Recent studies suggested that tropical cyclones (TCs) contribute significantly to the meridional oceanic heat transport by injecting heat into the subsurface through mixing. Here, we estimate the long-term oceanic impact of TCs by inserting realistic wind vortices along observed TCs tracks in a 1/2° resolution ocean general circulation model over the 1978–2007 period. Warming of TCs’ cold wakes results in a positive heat flux into the ocean (oceanic heat uptake; OHU) of ~480 TW, consistent with most recent estimates. However, ~2/5 of this OHU only compensates the heat extraction by the TCs winds during their passage. Another ~2/5 of this OHU is injected in the seasonal thermocline and hence released back to the atmosphere during the following winter. Because of zonal compensations and equatorward transport, only one-tenth of the OHU is actually exported poleward (46 TW), resulting in a marginal maximum contribution of TCs to the poleward ocean heat transport.
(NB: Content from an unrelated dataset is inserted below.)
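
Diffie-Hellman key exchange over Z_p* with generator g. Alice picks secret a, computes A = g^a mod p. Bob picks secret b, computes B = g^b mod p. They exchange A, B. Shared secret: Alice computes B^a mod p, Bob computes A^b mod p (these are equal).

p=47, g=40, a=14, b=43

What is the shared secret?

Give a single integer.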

Other usually neglected TC-related processes however impact the ocean mean state. The residual Ekman pumping associated with TCs results in a sea-level drop (rise) in the core (northern and southern flanks) of TC-basins that expand westward into the whole basin as a result of planetary wave propagation. More importantly, TC-induced mixing and air-sea fluxes cool the surface in TC-basins during summer, while the re-emergence of subsurface warm anomalies warms it during winter. This leads to a ~10 % reduction of the sea surface temperature seasonal cycle within TCs basins, which may impact the climate system.